Widespread breast cancer is a serious incurable problem. But with hormonal therapy such as tamoxifen or aromatase inhibitors (like letrozole), it has turned into a chronic disease that patients can live with for several years. However, patients become resistant to tamoxifen or aromatase inhibitors and must then proceed on to other treatments including hormonal medications, chemotherapy or radiation therapy.

Any new advance that can lead to longer and better life for these women surely must represent a breakthrough. Now new results suggest that a new pill, palbociclib, might be an important advance.

Because of very impressive results, this drug has been given breakthrough designation by the FDA. If the encouraging results continue, will the drug be a breakthrough, or will it be just a small improvement?

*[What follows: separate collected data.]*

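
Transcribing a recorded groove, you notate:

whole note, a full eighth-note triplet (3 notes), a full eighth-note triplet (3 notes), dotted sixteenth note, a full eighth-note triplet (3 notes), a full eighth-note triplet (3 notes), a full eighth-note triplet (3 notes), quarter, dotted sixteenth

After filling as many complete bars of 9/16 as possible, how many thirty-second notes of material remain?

14

One bar of 9/16 = 18 thirty-second notes.
Each duration in thirty-second notes: whole note = 32; a full eighth-note triplet (3 notes) (three triplet eighths span one quarter) = 8; a full eighth-note triplet (3 notes) (three triplet eighths span one quarter) = 8; dotted sixteenth note = 3; a full eighth-note triplet (3 notes) (three triplet eighths span one quarter) = 8; a full eighth-note triplet (3 notes) (three triplet eighths span one quarter) = 8; a full eighth-note triplet (3 notes) (three triplet eighths span one quarter) = 8; quarter = 8; dotted sixteenth = 3.
Sum: 32 + 8 + 8 + 3 + 8 + 8 + 8 + 8 + 3 = 86.
86 ÷ 18 = 4 complete bars with 14 thirty-second notes remaining.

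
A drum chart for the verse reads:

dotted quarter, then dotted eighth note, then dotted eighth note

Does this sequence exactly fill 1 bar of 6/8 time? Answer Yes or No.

One bar of 6/8 = 12 sixteenth notes.
Each duration in sixteenth notes: dotted quarter = 6; dotted eighth note = 3; dotted eighth note = 3.
Altogether 6 + 3 + 3 = 12.
12 equals 12, so the answer is Yes.

Yes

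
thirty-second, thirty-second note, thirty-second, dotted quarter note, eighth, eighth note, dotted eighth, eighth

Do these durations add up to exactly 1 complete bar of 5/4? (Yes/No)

One bar of 5/4 = 40 thirty-second notes.
Convert each value to thirty-second notes: thirty-second = 1; thirty-second note = 1; thirty-second = 1; dotted quarter note = 12; eighth = 4; eighth note = 4; dotted eighth = 6; eighth = 4.
Adding: 1 + 1 + 1 + 12 + 4 + 4 + 6 + 4 = 33.
33 falls short of 40, so the answer is No.

No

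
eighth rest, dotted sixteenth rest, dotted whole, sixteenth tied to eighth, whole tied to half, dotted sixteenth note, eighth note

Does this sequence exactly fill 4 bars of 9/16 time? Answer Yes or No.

One bar of 9/16 = 18 thirty-second notes, so 4 bars = 72.
Express everything in thirty-second notes: eighth rest = 4; dotted sixteenth rest = 3; dotted whole = 48; sixteenth tied to eighth (sixteenth + eighth) = 6; whole tied to half (whole + half) = 48; dotted sixteenth note = 3; eighth note = 4.
Adding: 4 + 3 + 48 + 6 + 48 + 3 + 4 = 116.
116 exceeds 72, so the answer is No.

No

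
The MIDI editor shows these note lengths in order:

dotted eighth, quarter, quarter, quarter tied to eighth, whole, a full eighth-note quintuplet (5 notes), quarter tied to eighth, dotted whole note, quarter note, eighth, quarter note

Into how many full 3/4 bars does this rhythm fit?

6

One bar of 3/4 = 12 sixteenth notes.
Each duration in sixteenth notes: dotted eighth = 3; quarter = 4; quarter = 4; quarter tied to eighth (quarter + eighth) = 6; whole = 16; a full eighth-note quintuplet (5 notes) (five quintuplet eighths span one half) = 8; quarter tied to eighth (quarter + eighth) = 6; dotted whole note = 24; quarter note = 4; eighth = 2; quarter note = 4.
Adding: 3 + 4 + 4 + 6 + 16 + 8 + 6 + 24 + 4 + 2 + 4 = 81.
81 ÷ 12 = 6 complete bars with 9 left over.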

In the most recent study reports, women who took either the daily oral standard drug letrozole plus a palbociclib pill for three weeks out of every monthly cycle had control of the cancer for twice as long as patients on letrozole alone! However, survival of the patients was not significantly longer on palbociclib (but the final results are not yet in).

Were there any side effects? Thirteen percent of the women taking the new drug with letrozole dropped out of the study, compared to only 2 percent of women on letrozole. A side effect fatigue may have accounted for this difference. Fatigue is one of the worst side effects because it is so difficult to manage and reduces a person's quality of life.

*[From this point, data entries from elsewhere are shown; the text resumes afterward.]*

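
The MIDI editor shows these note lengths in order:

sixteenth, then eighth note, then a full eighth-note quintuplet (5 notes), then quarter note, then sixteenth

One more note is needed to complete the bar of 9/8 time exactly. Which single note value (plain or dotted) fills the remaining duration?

The bar of 9/8 = 18 sixteenth notes.
Each duration in sixteenth notes: sixteenth = 1; eighth note = 2; a full eighth-note quintuplet (5 notes) (five quintuplet eighths span one half) = 8; quarter note = 4; sixteenth = 1.
Total: 1 + 2 + 8 + 4 + 1 = 16.
Remaining: 18 − 16 = 2 sixteenth notes, which is a eighth note.

eighth note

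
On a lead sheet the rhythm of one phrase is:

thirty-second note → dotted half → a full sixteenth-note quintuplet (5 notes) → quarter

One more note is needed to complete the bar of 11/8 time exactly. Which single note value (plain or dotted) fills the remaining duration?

The bar of 11/8 = 44 thirty-second notes.
Express everything in thirty-second notes: thirty-second note = 1; dotted half = 24; a full sixteenth-note quintuplet (5 notes) (five quintuplet sixteenths span one quarter) = 8; quarter = 8.
Sum: 1 + 24 + 8 + 8 = 41.
Remaining: 44 − 41 = 3 thirty-second notes, which is a dotted sixteenth note.

dotted sixteenth note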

Another factor to consider is: What will this drug cost patients? If it is approved by the FDA (and I hope the results continue to be this good or better and that it will be approved), and if it were to cost about $10,000 per month (like so many of the new cancer fighting drugs are costing), many of my patients would not be able to afford this medicine or might be poorly compliant with taking it.

What are my tips for you about breakthrough drugs?

•When you hear about a new drug for your condition, write down the name, search for it on the Internet to learn more, and then ask your physician about it.

•Ask your physician about access to clinical trials. These studies can provide patients with access to a new drug before the FDA approves it and before it becomes widely available. For more information about clinical trials and how to get into them, see my book Surviving American Medicine.

•If a new drug is approved, search the Internet to learn about side effects and patients' comments about using the drug. Then discuss them with your doctor to get the risks and benefits as they apply to you and your condition.

•If you want to take a new drug, but the price is very high, ask your doctor and your pharmacist if they know of discounts or free drug that can be made available to you by the drug manufacturer, or by foundations that can help patients. Do not be embarrassed to ask! Some companies provide help or free drug even if your income is over $100,000 per year. If they do not know, contact the drug manufacturer or look up information on their website.

•Continue to be encouraged and optimistic about new breakthrough drugs. I will highlight many of them in my blog, but your awareness of them can help you and friends or family challenged by serious disease to get up-to-date treatments with better outcomes.

So I truly hope that with these tips you can have access to any new drug that can help your condition. I hope palbociclib and many other new anti-cancer drugs will continue to give good results, be approved by the FDA, and be affordable to all patients who need them.

Dr. Presant has no relationship with any company that manufactures any drug mentioned in the article.